The fellowship is as sweet as the iced tea around the long table at Butch’s Chicken House in Jonesboro on the second Thursday of the month.
That’s when the Ladies’ Bible Class of Mountain View Baptist Church gathers for an evening out together.
Never mind that their church is defunct and their town has disappeared, eaten up by Atlanta’s Hartsfield International Airport almost 20 years ago. Two or three dozen of them, their husbands and other former members of their church drive in from across south metro Atlanta, determined to keep the spirit of the Sunday school class alive.
“Everything that happened happened at church,” says Louise Brown, 74, former lunchroom manager of the old College Park High School, who now lives in Union City, Ga. “We raised all our children there–all of us. Everything centered around the church. We all feel more like brothers and sisters than friends.”
Mountain View, about a one-square-mile area on the north edge of Clayton County, was chartered in 1949 as a town and in 1956 as a city, and was home to about 2,000 people. It was dissolved in the late 1970s by the Georgia General Assembly upon the recommendation of the Clayton delegation, which branded it “a blight on Clayton County” because of feuding and corruption in local government. At the time, Mountain View had legal sales of beer and wine, and the rest of the county was dry.
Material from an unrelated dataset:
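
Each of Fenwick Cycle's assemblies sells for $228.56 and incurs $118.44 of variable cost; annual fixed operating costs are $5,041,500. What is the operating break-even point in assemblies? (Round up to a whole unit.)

45,782 assemblies

Unit CM = price − variable cost = $228.56 − $118.44 = $110.12.
Break-even volume = fixed costs ÷ CM per unit = $5,041,500 ÷ $110.12 = 45,781.87, so 45,782 assemblies.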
The death knell of the community was already sounding, in the form of noise from the jet planes of Atlanta’s rapidly expanding air traffic. Families on the west side of Old Dixie Highway and the railroad tracks went first, when about 400 homes were bought out with $16.5 million in federal and local funds in a land acquisition project that began about the time the city’s government ended. Businesses closed and most of the few remaining residents from the east side left.
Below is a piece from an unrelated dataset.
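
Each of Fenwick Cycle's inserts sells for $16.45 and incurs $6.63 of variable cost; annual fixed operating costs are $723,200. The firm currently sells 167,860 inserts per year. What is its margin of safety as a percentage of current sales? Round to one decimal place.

Each unit contributes $16.45 − $6.63 = $9.82. Break-even units = $723,200 ÷ $9.82 = 73,645.62; break-even revenue = 73,645.62 × $16.45 = $1,211,470.47.
Actual sales revenue = 167,860 × $16.45 = $2,761,297.00.
Margin of safety = ($2,761,297.00 − $1,211,470.47) ÷ $2,761,297.00 = 56.1%.

56.1%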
In the mid-1980s, the former city officially became a part of Hartsfield when work crews dug up part of the area for fill dirt for runway extension.
The community of Mountain View, which took its name from the view of Stone Mountain possible on clear, sunny days, long predated the town’s incorporation, as did the Baptist church, which was incorporated in 1938.
Hazel Green of Rex, Ga., a retired hair stylist from the old Davison’s Department Store and now in her 80s, was 15 when she moved to Mountain View.
“We didn’t have a church there then,” she says. “Then, we finally built a church there and everybody began to move their membership to it.”
Virginia Jarrett, 76, moved to Mountain View with her husband in 1955 and helped run his construction business. “The people there were so friendly,” she says. “You felt like the whole church was just a family.”
As in Sunday schools in previous decades, men and women were in separate classes.
“A lot of times, I think there’s things you’d like to discuss that you wouldn’t discuss in a coed class,” Jarrett says. In the Ladies’ Bible Class, she says, “I kind of felt like all of them were sisters to me.”
By the fall of 1980, the women and their families were scattering to about a dozen different churches.In September of that year, the women’s Sunday school class met in Helen, Ga., to talk about how to maintain their friendship. Minutes show that they voted to organize as the Former Mountain View Club, meet monthly, and charge dues of 50 cents a month.
They elected Louise Brown’s husband, Walter, former postmaster of Mountain View, as president of the group.
Some of the original members have been lost to death or distance, and the remaining heads are grayer, but the essential nature of the group remains the same. Each gathering includes celebrations of birthdays, news of health and families, an inspirational reading, prayer and lots of hugs.
“I declare, people had rather miss most anything than that meeting because we look forward to getting together,” says Marjorie Hood, 75, a retired executive secretary who now lives in Riverdale. “I think we’ve done a pretty good job of keeping in touch. It just shows you what kind of community Mountain View was.”